Caption: One of the 146,000-year-old stone cores used to make butcher’s tools, found in Lingjing, China. Photo by Yuchao Zhao.
Credit: Yuchao Zhao
“This was not casual flake production, but a technology that required planning, precision, and a deep understanding of stone properties and fracture mechanics,” Zhao added. “The underlying logic of this system — and the cognitive abilities it reflects — shows important similarities to Middle Paleolithic technologies often associated with Neanderthals in Europe and with human ancestors in Africa, suggesting that advanced technological thinking was not limited to western Eurasia.”
A Natural Clock Inside a Bone
The most striking update to the Lingjing story came not from the stone tools themselves, but from a deer rib buried alongside them. Inside the bone, researchers discovered calcite crystals — minerals that contain trace amounts of uranium, which decays into thorium at a predictable rate. By measuring the uranium-to-thorium ratio in the crystals, scientists were able to calculate when the crystals formed, and by extension, when the bone was buried.
“The calcite crystals inside the bone acted like a natural clock, allowing us to refine the age of the site,” says Zhao.

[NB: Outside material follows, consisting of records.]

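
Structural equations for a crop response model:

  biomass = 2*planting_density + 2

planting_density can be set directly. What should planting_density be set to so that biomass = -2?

Solve 2*planting_density + 2 = -2: planting_density = (-2 - 2) / 2 = -2.

planting_density = -2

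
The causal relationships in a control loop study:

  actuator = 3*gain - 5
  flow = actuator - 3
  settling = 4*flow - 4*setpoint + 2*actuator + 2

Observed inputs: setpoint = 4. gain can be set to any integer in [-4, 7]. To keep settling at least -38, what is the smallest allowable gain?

Substituting into the flow equation gives flow = 3*gain - 8.
Substituting into the settling equation gives settling = 18*gain - 56.
Require 18*gain - 56 ≥ -38, so gain ≥ 1.
The smallest integer in [-4, 7] satisfying this is 1.

gain = 1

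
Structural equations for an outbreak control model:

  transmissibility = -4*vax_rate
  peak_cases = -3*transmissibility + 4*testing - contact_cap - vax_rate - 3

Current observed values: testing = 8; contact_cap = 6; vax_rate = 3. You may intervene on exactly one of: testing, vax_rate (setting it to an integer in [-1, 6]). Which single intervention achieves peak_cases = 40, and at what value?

Intervening on testing: with other inputs at their observed values, peak_cases = 4*testing + 24. Solving for 40 gives testing = 4, within [-1, 6].
Intervening on vax_rate: peak_cases = 11*vax_rate + 23. Reaching 40 requires vax_rate = 17/11, not an integer.

set testing = 4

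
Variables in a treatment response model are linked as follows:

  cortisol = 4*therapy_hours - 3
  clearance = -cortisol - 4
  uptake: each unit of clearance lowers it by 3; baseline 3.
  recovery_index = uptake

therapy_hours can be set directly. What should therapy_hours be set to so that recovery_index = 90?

Substituting into the clearance equation gives clearance = -4*therapy_hours - 1.
This gives uptake = 12*therapy_hours + 6.
Substituting into the recovery_index equation gives recovery_index = 12*therapy_hours + 6.
Solve 12*therapy_hours + 6 = 90: therapy_hours = (90 - 6) / 12 = 7.

therapy_hours = 7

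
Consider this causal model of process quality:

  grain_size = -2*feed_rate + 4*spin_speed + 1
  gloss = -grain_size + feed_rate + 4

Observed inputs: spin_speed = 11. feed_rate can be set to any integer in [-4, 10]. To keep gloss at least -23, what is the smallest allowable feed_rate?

feed_rate = 6

Substituting into the grain_size equation gives grain_size = -2*feed_rate + 45.
This gives gloss = 3*feed_rate - 41.
Require 3*feed_rate - 41 ≥ -23, so feed_rate ≥ 6.
The smallest integer in [-4, 10] satisfying this is 6.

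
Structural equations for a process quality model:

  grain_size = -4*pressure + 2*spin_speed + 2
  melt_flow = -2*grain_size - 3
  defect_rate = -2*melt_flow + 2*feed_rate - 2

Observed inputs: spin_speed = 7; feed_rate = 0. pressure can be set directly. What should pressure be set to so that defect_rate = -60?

pressure = 8

Substituting into the grain_size equation gives grain_size = -4*pressure + 16.
So melt_flow = 8*pressure - 35.
Substituting into the defect_rate equation gives defect_rate = -16*pressure + 68.
Solve -16*pressure + 68 = -60: pressure = (-60 - 68) / -16 = 8.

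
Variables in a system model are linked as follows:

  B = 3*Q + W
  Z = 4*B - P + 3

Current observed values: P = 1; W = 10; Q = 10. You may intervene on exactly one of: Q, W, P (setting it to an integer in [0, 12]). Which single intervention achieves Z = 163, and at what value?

Intervening on Q: Z = 12*Q + 42. Reaching 163 requires Q = 121/12, not an integer.
Intervening on W: Z = 4*W + 122. Reaching 163 requires W = 41/4, not an integer.
Intervening on P: with other inputs at their observed values, Z = -P + 163. Solving for 163 gives P = 0, within [0, 12].

set P = 0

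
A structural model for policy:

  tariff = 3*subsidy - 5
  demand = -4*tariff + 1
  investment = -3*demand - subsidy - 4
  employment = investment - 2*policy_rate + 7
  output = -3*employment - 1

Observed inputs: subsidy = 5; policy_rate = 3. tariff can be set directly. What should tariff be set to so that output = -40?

tariff = 2

Intervening on tariff fixes its value directly, overriding its dependence on subsidy.
Substituting into the investment equation gives investment = 12*tariff - 12.
Substituting into the employment equation gives employment = 12*tariff - 11.
So output = -36*tariff + 32.
Solve -36*tariff + 32 = -40: tariff = (-40 - 32) / -36 = 2.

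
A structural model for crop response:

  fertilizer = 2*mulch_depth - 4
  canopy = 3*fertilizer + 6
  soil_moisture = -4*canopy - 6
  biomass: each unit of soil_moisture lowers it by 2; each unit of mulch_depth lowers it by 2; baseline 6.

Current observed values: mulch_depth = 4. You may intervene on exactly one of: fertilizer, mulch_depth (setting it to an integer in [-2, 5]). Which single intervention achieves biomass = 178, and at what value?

set fertilizer = 5

Intervening on fertilizer: with other inputs at their observed values, biomass = 24*fertilizer + 58. Solving for 178 gives fertilizer = 5, within [-2, 5].
Intervening on mulch_depth: biomass = 46*mulch_depth - 30. Reaching 178 requires mulch_depth = 104/23, not an integer.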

Caption: Crystals growing inside a bone found at the Lingjing archaeological site; these crystals were used to date the site, and the tools found there, to an ice age 146,000 years ago. Photo by Zhanyang Li.
Credit: Zhanyang Li
The previous estimate placed the tools at no more than 126,000 years old — a date that fell within a warm interglacial period. The crystal analysis pushed that date back by roughly 20,000 years, placing the tools squarely in a glacial period characterized by harsh, frigid conditions.
“Even though these tools are just a little bit older than we’d previously thought, the entire story is changed,” added Zhao. “During the Pleistocene, Earth repeatedly shifted between colder ice-age periods and warmer intervals between them. We used to think these tools were made 126,000 years ago, during a warm interglacial period, but based on the new dates suggested by the crystals, some of these tools were actually produced 146,000 years ago, during a harsh, cold glacial period.”
Why It Matters
For decades, archaeologists held that populations in East Asia lagged behind their counterparts in Europe and Africa when it came to technological innovation during the late Middle Pleistocene, roughly 300,000 to 120,000 years ago. The Lingjing tools, now accurately dated, complicate that narrative significantly. They demonstrate that complex, organized stone-tool production was happening independently in East Asia at roughly the same time that similar technologies were emerging elsewhere in the world.
For students studying anthropology, archaeology, evolutionary biology, or even cognitive science, the implications are broad. The capacity for creative problem-solving under stress — something modern students know all too well — may be a deeply ancient human trait, not a product of leisure or abundance.
“Altogether, this research reveals a much richer story of innovation, intelligence, and human evolution in East Asia,” Zhao added.
The research was led by Zhao alongside senior author Zhanyang Li, a professor at Shandong University in China.